SOMEONE ASKED 👇
Why is the boiling point of CH3CH2CH2NH2 higher than N(CH3)3?
HERE THE ANSWERS 👇
CH3CH2CH2NH2 has hydrogen bonding at the nitrogen, whereas N(CH3)3 does not. Since nitrogen is more electronegative than carbon, an nitrogen bonded to a hydrogen is a very polar bond with the positive end of the dipole at the hydrogen. So the positive hydrogen of one molecule will be attracted to the negative nitrogen of another.
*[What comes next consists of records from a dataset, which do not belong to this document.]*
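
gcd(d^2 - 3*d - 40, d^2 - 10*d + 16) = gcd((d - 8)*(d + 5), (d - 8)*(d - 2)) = d - 8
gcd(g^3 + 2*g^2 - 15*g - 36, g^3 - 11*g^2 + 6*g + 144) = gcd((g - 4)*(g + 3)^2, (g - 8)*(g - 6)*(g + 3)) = g + 3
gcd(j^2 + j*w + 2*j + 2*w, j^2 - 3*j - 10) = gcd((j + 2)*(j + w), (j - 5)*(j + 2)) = j + 2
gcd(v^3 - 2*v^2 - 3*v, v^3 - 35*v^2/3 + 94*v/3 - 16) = v - 3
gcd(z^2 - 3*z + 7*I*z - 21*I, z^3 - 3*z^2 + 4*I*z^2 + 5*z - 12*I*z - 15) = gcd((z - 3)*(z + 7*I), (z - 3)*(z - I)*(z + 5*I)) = z - 3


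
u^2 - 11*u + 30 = (u - 6)*(u - 5)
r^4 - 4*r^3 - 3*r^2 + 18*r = r*(r - 3)^2*(r + 2)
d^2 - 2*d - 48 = (d - 8)*(d + 6)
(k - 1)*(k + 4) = k^2 + 3*k - 4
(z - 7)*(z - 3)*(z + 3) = z^3 - 7*z^2 - 9*z + 63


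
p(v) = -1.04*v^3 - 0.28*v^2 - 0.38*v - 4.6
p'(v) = -3.12*v^2 - 0.56*v - 0.38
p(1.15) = -6.99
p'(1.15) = -5.15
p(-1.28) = -2.39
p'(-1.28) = -4.78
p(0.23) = -4.71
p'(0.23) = -0.67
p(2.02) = -15.08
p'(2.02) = -14.24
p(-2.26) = 6.83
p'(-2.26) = -15.05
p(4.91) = -136.32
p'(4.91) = -78.35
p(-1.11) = -3.10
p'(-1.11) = -3.60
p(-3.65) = 43.63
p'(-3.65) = -39.90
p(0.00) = -4.60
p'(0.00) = -0.38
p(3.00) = -36.34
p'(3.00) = -30.14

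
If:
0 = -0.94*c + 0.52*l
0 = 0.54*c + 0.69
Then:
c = -1.28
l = -2.31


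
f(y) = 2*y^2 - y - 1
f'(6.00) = 23.00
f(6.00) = 65.00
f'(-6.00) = -25.00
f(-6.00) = 77.00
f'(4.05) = 15.20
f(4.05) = 27.76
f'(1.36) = 4.44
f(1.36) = 1.34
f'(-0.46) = -2.84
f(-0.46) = -0.12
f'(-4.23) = -17.92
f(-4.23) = 39.02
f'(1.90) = 6.60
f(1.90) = 4.32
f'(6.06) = 23.24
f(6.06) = 66.39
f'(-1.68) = -7.72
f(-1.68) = 6.32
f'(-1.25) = -6.00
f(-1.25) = 3.38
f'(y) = 4*y - 1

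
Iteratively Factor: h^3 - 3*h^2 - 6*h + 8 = (h - 4)*(h^2 + h - 2) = (h - 4)*(h + 2)*(h - 1)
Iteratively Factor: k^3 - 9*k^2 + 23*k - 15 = (k - 3)*(k^2 - 6*k + 5) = (k - 3)*(k - 1)*(k - 5)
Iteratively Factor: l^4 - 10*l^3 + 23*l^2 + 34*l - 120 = (l - 4)*(l^3 - 6*l^2 - l + 30) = (l - 5)*(l - 4)*(l^2 - l - 6) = (l - 5)*(l - 4)*(l + 2)*(l - 3)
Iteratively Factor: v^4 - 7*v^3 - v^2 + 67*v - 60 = (v - 4)*(v^3 - 3*v^2 - 13*v + 15) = (v - 4)*(v + 3)*(v^2 - 6*v + 5) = (v - 5)*(v - 4)*(v + 3)*(v - 1)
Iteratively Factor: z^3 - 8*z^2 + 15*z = (z)*(z^2 - 8*z + 15) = z*(z - 3)*(z - 5)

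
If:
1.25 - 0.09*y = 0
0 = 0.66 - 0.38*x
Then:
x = 1.74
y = 13.89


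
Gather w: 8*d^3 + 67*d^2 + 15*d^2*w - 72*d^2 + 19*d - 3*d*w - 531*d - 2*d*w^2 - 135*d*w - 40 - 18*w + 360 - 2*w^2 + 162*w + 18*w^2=8*d^3 - 5*d^2 - 512*d + w^2*(16 - 2*d) + w*(15*d^2 - 138*d + 144) + 320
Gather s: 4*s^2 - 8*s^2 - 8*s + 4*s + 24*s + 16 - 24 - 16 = -4*s^2 + 20*s - 24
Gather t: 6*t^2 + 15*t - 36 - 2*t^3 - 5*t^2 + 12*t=-2*t^3 + t^2 + 27*t - 36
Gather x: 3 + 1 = 4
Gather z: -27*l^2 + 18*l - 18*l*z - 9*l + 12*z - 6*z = -27*l^2 + 9*l + z*(6 - 18*l)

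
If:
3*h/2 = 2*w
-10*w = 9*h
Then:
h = 0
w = 0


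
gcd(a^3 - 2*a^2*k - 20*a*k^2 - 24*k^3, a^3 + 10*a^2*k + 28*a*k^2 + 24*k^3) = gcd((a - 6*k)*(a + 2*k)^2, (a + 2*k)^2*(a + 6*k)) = a^2 + 4*a*k + 4*k^2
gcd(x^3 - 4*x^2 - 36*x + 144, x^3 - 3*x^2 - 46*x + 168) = x^2 - 10*x + 24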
This makes it harder to separate molecules of CH3CH2CH2NH2 into the vapor phase, so the boiling point is higher.
CH3CH2CH2NH2—–IS PRIMARY AMINE WHICH IS HAVING LOT OF HYDROGEN BONDS( INTERMOLECULAR) AND IS MORE BASIC… YOU NEED MORE ENERGY TO BREAK THESE H-BONDS.. SO HIGH BOILING POINT
N(CH3)3 IS TERITIORY AMINE … NO SCOPE FOR H-BONDING…
SO LOWBOINING POINT…
YOU GOT THE CONCEPT..
since nitrogen is attached to three methyl group in N(CH3)3 therefore there is no space left for hydrogen attack in other words there will be steric hindrance and in primary amine no such thing happens.